Lock-out is just a fraction of a turn, but too much and the contact is recovered (which will directly switch the light on so you will not do that by accident). Not really figured how it works mechanically yet.

Doing some testing on mine now.

Immedion nimh
Ceiling bounced lumens:
1219 - 234

Not too shabby!

10 min test

0 - 1219
5 - 997
10 - 899

Very hot after 19 min!

I dare you to touch the spring attached to the driver :stuck_out_tongue:

True, but every time you lockout it resets the mode settings I configured (unfortunately it´s default high->low and now vice versa…)
K.

With 4AA NiMH batteries it should be over Vf the entire run time, so why would the output not be flat? Or are you saying it lacks any sort of current regulation? How are the FET’s controlled?

Wow, 3.6 amps sounds high for a 1000 lumen (or ~850 lumen) light, running from 4 Eneloops. Are you sure that’s correct? Have you tried a run-time test, to confirm?
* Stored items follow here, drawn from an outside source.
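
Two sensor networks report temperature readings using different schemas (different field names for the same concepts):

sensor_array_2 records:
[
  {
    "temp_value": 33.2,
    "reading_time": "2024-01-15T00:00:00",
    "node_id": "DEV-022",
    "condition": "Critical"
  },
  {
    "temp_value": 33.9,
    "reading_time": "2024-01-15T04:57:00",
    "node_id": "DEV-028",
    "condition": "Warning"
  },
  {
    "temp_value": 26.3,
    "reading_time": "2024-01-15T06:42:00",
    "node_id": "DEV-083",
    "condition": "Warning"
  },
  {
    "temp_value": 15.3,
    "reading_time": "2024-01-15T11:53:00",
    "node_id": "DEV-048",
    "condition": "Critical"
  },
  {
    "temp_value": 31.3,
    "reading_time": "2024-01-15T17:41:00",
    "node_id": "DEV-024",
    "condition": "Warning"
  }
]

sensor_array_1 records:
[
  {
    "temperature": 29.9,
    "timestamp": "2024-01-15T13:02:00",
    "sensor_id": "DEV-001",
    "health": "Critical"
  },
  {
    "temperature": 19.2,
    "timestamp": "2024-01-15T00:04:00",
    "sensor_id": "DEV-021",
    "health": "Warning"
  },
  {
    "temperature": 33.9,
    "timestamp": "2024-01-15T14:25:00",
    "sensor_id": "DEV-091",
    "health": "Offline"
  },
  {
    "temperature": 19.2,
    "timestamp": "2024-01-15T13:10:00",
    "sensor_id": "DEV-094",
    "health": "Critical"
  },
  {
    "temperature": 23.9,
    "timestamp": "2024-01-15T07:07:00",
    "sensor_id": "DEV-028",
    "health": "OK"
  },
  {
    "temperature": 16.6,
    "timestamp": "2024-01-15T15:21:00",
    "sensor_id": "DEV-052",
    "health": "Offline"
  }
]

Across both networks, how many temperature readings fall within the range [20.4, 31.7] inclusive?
4

Schema mapping: "temp_value" (sensor_array_2) = "temperature" (sensor_array_1) = temperature

Readings in [20.4, 31.7] from sensor_array_2: 2
Readings in [20.4, 31.7] from sensor_array_1: 2

Total count: 2 + 2 = 4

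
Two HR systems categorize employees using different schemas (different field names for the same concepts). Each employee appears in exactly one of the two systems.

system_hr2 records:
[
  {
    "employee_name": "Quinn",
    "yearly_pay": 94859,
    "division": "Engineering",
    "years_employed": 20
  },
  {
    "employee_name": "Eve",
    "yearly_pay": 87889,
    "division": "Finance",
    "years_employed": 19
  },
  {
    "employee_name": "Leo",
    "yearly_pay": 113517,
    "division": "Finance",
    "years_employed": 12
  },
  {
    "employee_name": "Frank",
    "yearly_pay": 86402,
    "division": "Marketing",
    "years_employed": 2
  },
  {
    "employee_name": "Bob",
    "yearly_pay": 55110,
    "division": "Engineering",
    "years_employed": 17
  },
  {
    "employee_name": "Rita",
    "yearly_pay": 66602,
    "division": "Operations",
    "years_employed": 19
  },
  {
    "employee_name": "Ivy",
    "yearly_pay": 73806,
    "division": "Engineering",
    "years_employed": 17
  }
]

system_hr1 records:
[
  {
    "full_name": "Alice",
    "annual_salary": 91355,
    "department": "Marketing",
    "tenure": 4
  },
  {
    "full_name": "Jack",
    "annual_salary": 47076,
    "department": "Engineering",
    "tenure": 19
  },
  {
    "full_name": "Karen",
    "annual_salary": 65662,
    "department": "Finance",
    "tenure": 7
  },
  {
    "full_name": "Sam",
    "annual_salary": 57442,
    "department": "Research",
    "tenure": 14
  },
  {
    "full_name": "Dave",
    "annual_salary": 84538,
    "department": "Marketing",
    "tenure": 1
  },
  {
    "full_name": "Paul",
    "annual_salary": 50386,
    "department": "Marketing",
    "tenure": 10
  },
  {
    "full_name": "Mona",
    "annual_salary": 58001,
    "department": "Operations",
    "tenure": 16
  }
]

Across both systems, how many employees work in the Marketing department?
4

Schema mapping: "division" (system_hr2) = "department" (system_hr1) = department

Marketing employees in system_hr2: 1
Marketing employees in system_hr1: 3

Total in Marketing: 1 + 3 = 4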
The Sunwayman D40A (another ~1000 lumen 4xAA light), uses about 2.2 amps on max (maybe a bit more as the cells drain and their voltage drops).

I’m just guessing but I’m by no means an electronics geek, from the pictures it looks like a very simple driver with two tiny FETS in parallel, with a limiting resistor in series, controlled by a MCU that does all modes and ramping by PWM. But anyone more knowledgable could easily correct me on this.

Well, that would certainly explain why you see an output decline in the first few minutes, as your battery voltage drops.

However, this post claims that PWM isn’t used. I guess that could be wrong, and your testing seems to indicate it is wrong. Can you detect any PWM on lower modes with a camera?

Edit: Hmmm, I guess that post says no visible PWM. So, I guess it does use it, but at a high frequency. Oh well, I plan to use it mainly on high, so there won’t be any PWM there anyway.

This reminds me I need to stop buying lights before there are reviews.

Just received mine, and am very happy with the light. OTOH, why in hell would any decent flashlight manufacturer include a lanyard that can NOT be attached to the flashlight? I have plenty of other lanyards so I can figure out one that will work, or I will attach a large split ring, but WTH?